8. Refixing. The bleached matrix must be refixed at this point. As before, fix each print for 5 minutes, with continuous agitation, in a 10% solution of plain hypo (sodium thiosulfate). If this fixing step is omitted, the matrices will slowly turn grey when exposed to light. Again, wash the print thoroughly to remove residual fix--at least a half-hour with several complete changes of water.
9. Acid Bath. The fixed matrix has a slight grey-green color, caused by residual chromium oxide. This can be removed by a bath of 1% sulfuric acid or 1% EDTA. Most modern workers omit this step. David Lewis recommends an acid bath after fixing, rather than before, as was often recommended by early bromoilists. More than one writer on bromoil has stated that the acid bath allows the matrix to accept ink more easily--however, my own experience is exactly the opposite--the acid bath softens the gelatin so much that I find the matrix very difficult to ink. I have noticed that sometimes the grey-green color shows through in delicate highlights, such as are often seen in nudes, so I sometimes use an acid bath on such prints, but I do it after the print has been inked and the ink has dried. It usually takes less than a minute to remove the chrome oxide color. I then wash the print for an hour to remove the acid.

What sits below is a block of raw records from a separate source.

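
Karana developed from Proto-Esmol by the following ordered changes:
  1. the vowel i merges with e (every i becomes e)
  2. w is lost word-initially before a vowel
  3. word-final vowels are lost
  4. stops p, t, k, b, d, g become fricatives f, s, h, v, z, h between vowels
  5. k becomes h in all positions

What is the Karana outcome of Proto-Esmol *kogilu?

hohel

Karana: *kogilu > kogelu > kogel > kohel > hohel  (by vowel merger, apocope, intervocalic lenition, unconditioned shift)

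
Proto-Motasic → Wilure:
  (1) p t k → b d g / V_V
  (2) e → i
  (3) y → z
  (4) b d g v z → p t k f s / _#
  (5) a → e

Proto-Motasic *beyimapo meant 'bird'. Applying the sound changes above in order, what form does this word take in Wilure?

bizimebo

Wilure: *beyimapo
  beyimapo → beyimabo   [intervocalic voicing]
  beyimabo → biyimabo   [vowel merger]
  biyimabo → bizimabo   [unconditioned shift]
  bizimabo (rule 4 does not apply)
  bizimabo → bizimebo   [vowel merger]
  giving Wilure bizimebo.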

10. Drying and Superdrying. Air dry for 6 hours and superdry as before. Expert bromoilists
state that the more wet/dry cycles a matrix goes through, the more readily it takes the ink.
I usually place the glass flat on a table, but some people who ink exclusively with brushes prefer to work with the print at an angle. Traditional workers often use a board covered with blotting paper or material, and pin the matrix to the board. Some workers recommend moistening the blotting paper to keep the back of the print from drying out. I’ve also seen a wet chamois used beneath the print to keep it moist. This is particularly useful when working with very soft ink, because if the print dries too quickly it will take too much of the soft ink in the high values.
A very quick method for getting started with inking is to use a large boar bristle brush and ink the
entire matrix until it is completely covered, with no regard for high or low values. Remove the matrix from the inking area and place it on a flat surface. Roll the matrix carefully with a wet
sponge roller (I prefer the high quality white sponge rollers used by painters, available in the United States at Lowe’s). The wet roller redistributes the ink very quickly--it increases contrast
considerably and removes almost all ink from the high values. At this point, the print can be resoaked and the highlights inked appropriately. For a lesser increase in contrast, roll the print
underwater. Be careful not to crease the wet matrix, as this is very easy to do under water.